Wisła, po laniu, jakie na inaugurację dostała od Polonii Warszawa (0:4), pokonała Odrę Opole i Motor Lublin. Środowa wygrana 2:1 w Lublinie była jednak szczęśliwa, Wisła nie zachwyciła (decydujące o zwycięstwie gole strzelili Sławomir Peszko i Mateusz Żytko). "Nafciarze" mają jednak bardzo silny skład.

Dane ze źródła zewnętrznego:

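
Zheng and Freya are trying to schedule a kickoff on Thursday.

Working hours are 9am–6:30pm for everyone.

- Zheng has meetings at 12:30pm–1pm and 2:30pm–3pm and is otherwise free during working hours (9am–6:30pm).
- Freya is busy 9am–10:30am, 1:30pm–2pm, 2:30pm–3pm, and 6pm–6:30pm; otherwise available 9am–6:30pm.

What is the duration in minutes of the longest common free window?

Zheng free within 09:00–18:30: 09:00–12:30, 13:00–14:30, 15:00–18:30.
Freya free within 09:00–18:30: 10:30–13:30, 14:00–14:30, 15:00–18:00.
Zheng ∩ Freya: 10:30–12:30, 13:00–13:30, 14:00–14:30, 15:00–18:00.
Common window lengths: 120, 30, 30, 180 min; longest is 180.

180 minutes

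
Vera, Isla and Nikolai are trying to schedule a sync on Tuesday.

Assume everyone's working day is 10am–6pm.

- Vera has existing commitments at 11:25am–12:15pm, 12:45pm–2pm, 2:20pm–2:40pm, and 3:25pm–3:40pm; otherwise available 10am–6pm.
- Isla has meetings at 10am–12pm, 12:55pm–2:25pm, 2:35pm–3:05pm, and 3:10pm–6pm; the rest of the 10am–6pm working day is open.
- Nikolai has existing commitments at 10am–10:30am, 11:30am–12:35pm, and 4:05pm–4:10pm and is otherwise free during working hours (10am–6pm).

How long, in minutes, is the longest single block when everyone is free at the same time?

Vera free within 10:00–18:00: 10:00–11:25, 12:15–12:45, 14:00–14:20, 14:40–15:25, 15:40–18:00.
Isla free within 10:00–18:00: 12:00–12:55, 14:25–14:35, 15:05–15:10.
Nikolai free within 10:00–18:00: 10:30–11:30, 12:35–16:05, 16:10–18:00.
Vera ∩ Isla: 12:15–12:45, 15:05–15:10.
Vera ∩ Isla ∩ Nikolai: 12:35–12:45, 15:05–15:10.
Common window lengths: 10, 5 min; longest is 10.

10 minutes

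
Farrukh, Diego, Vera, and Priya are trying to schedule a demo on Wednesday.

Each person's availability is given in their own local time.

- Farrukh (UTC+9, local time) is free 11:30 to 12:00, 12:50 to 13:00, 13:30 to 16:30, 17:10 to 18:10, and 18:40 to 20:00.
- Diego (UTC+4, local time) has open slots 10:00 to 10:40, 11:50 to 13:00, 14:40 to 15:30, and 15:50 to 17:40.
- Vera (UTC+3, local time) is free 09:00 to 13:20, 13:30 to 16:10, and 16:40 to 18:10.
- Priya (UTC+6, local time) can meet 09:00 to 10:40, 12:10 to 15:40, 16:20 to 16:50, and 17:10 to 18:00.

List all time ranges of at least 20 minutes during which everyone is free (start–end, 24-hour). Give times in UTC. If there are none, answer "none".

06:10–06:40, 08:10–09:00

Farrukh → UTC: 02:30–03:00, 03:50–04:00, 04:30–07:30, 08:10–09:10, 09:40–11:00.
Diego → UTC: 06:00–06:40, 07:50–09:00, 10:40–11:30, 11:50–13:40.
Vera → UTC: 06:00–10:20, 10:30–13:10, 13:40–15:10.
Priya → UTC: 03:00–04:40, 06:10–09:40, 10:20–10:50, 11:10–12:00.
Farrukh ∩ Diego: 06:00–06:40, 08:10–09:00, 10:40–11:00.
Farrukh ∩ Diego ∩ Vera: 06:00–06:40, 08:10–09:00, 10:40–11:00.
Farrukh ∩ Diego ∩ Vera ∩ Priya: 06:10–06:40, 08:10–09:00, 10:40–10:50.
Windows ≥ 20 min: 06:10–06:40, 08:10–09:00.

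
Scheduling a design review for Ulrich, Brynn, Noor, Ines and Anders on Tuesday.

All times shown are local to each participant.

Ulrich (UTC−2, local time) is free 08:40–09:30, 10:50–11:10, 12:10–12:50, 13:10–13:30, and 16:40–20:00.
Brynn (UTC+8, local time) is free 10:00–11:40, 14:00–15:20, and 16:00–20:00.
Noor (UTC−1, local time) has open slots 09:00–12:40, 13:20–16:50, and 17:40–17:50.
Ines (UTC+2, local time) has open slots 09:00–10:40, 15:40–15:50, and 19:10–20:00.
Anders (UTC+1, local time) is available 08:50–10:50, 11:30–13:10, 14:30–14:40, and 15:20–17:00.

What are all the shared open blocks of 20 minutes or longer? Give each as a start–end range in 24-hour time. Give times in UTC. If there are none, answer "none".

none

Ulrich → UTC: 10:40–11:30, 12:50–13:10, 14:10–14:50, 15:10–15:30, 18:40–22:00.
Brynn → UTC: 02:00–03:40, 06:00–07:20, 08:00–12:00.
Noor → UTC: 10:00–13:40, 14:20–17:50, 18:40–18:50.
Ines → UTC: 07:00–08:40, 13:40–13:50, 17:10–18:00.
Anders → UTC: 07:50–09:50, 10:30–12:10, 13:30–13:40, 14:20–16:00.
Ulrich ∩ Brynn: 10:40–11:30.
Ulrich ∩ Brynn ∩ Noor: 10:40–11:30.
Ulrich ∩ Brynn ∩ Noor ∩ Ines: (none).
Ulrich ∩ Brynn ∩ Noor ∩ Ines ∩ Anders: (none).
Windows ≥ 20 min: (none).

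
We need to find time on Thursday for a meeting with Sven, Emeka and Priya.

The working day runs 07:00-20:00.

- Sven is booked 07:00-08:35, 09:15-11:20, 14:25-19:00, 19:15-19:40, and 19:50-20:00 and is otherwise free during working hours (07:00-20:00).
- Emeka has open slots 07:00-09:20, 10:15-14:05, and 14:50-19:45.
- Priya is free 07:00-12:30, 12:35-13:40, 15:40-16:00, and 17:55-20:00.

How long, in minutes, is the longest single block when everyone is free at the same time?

70 minutes

Sven free within 07:00–20:00: 08:35–09:15, 11:20–14:25, 19:00–19:15, 19:40–19:50.
Sven ∩ Emeka: 08:35–09:15, 11:20–14:05, 19:00–19:15, 19:40–19:45.
Sven ∩ Emeka ∩ Priya: 08:35–09:15, 11:20–12:30, 12:35–13:40, 19:00–19:15, 19:40–19:45.
Common window lengths: 40, 70, 65, 15, 5 min; longest is 70.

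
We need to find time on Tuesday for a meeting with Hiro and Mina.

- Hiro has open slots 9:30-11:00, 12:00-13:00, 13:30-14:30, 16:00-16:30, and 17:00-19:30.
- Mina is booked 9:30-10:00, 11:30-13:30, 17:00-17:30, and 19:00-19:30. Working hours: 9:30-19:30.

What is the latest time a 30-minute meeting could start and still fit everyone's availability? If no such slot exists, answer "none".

Mina free within 09:30–19:30: 10:00–11:30, 13:30–17:00, 17:30–19:00.
Hiro ∩ Mina: 10:00–11:00, 13:30–14:30, 16:00–16:30, 17:30–19:00.
Windows ≥ 30 min: 10:00–11:00, 13:30–14:30, 16:00–16:30, 17:30–19:00.
Latest start in the last window 17:30–19:00 is 19:00 − 30 min = 18:30.

18:30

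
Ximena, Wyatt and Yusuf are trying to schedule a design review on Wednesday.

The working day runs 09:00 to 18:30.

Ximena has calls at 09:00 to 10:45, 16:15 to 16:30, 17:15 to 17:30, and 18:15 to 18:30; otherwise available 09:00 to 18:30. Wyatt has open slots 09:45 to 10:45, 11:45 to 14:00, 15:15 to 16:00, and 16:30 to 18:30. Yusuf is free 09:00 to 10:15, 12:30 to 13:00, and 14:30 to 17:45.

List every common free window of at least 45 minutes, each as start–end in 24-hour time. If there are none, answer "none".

Ximena free within 09:00–18:30: 10:45–16:15, 16:30–17:15, 17:30–18:15.
Ximena ∩ Wyatt: 11:45–14:00, 15:15–16:00, 16:30–17:15, 17:30–18:15.
Ximena ∩ Wyatt ∩ Yusuf: 12:30–13:00, 15:15–16:00, 16:30–17:15, 17:30–17:45.
Windows ≥ 45 min: 15:15–16:00, 16:30–17:15.

15:15–16:00, 16:30–17:15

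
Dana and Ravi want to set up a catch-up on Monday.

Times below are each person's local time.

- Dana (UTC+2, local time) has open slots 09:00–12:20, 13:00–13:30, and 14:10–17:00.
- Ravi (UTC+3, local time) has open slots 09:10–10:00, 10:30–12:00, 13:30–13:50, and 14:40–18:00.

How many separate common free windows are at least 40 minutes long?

2

Dana → UTC: 07:00–10:20, 11:00–11:30, 12:10–15:00.
Ravi → UTC: 06:10–07:00, 07:30–09:00, 10:30–10:50, 11:40–15:00.
Dana ∩ Ravi: 07:30–09:00, 12:10–15:00.
Windows ≥ 40 min: 07:30–09:00, 12:10–15:00.
That's 2 windows.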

Co prawda po spadku z ekstraklasy odeszło kilku piłkarzy, głównie zagranicznych, jak; Tomas Dosek, Sead Zilić czy Lumir Sedlacek, którzy zdominowali skład Wisły w poprzednim sezonie, ale nowe nabytki, jak Rafał Lasocki, Żytko z Zagłębia Lubin czy Piotr Bania, jak na warunki drugoligowe prezentują się więcej niż solidnie.

Lechia w meczu z Piastem próbowała zneutralizować środek pola, wyszło to biało-zielonym całkiem dobrze i może być to także metoda na Wisłę. Duża w tym zasługa pomocników. Dobre wrażenie swoją grą zrobił Andrzej Rybski, w drugiej połowie rozkręcił się Piotr Kasperkiewicz. Przed przerwą był chaotyczny, w drugich 45 min grał już bardzo pewnie i imponował przeglądem pola.

Bilety na Wisłę

W piątek - w godz. 10 - 18, w Punkcie Obsługi Kibica Lechii, znajdującym się na stadionie przy ul. Traugutta - prowadzona będzie przedsprzedaż biletów na mecz z Wisłą w Płocku. Do dyspozycji gdańskich kibiców przeznaczona została pula 500 wejściówek. Zakupu można dokonać tylko i wyłącznie po podaniu danych osobowych, za okazaniem dokumentu tożsamości.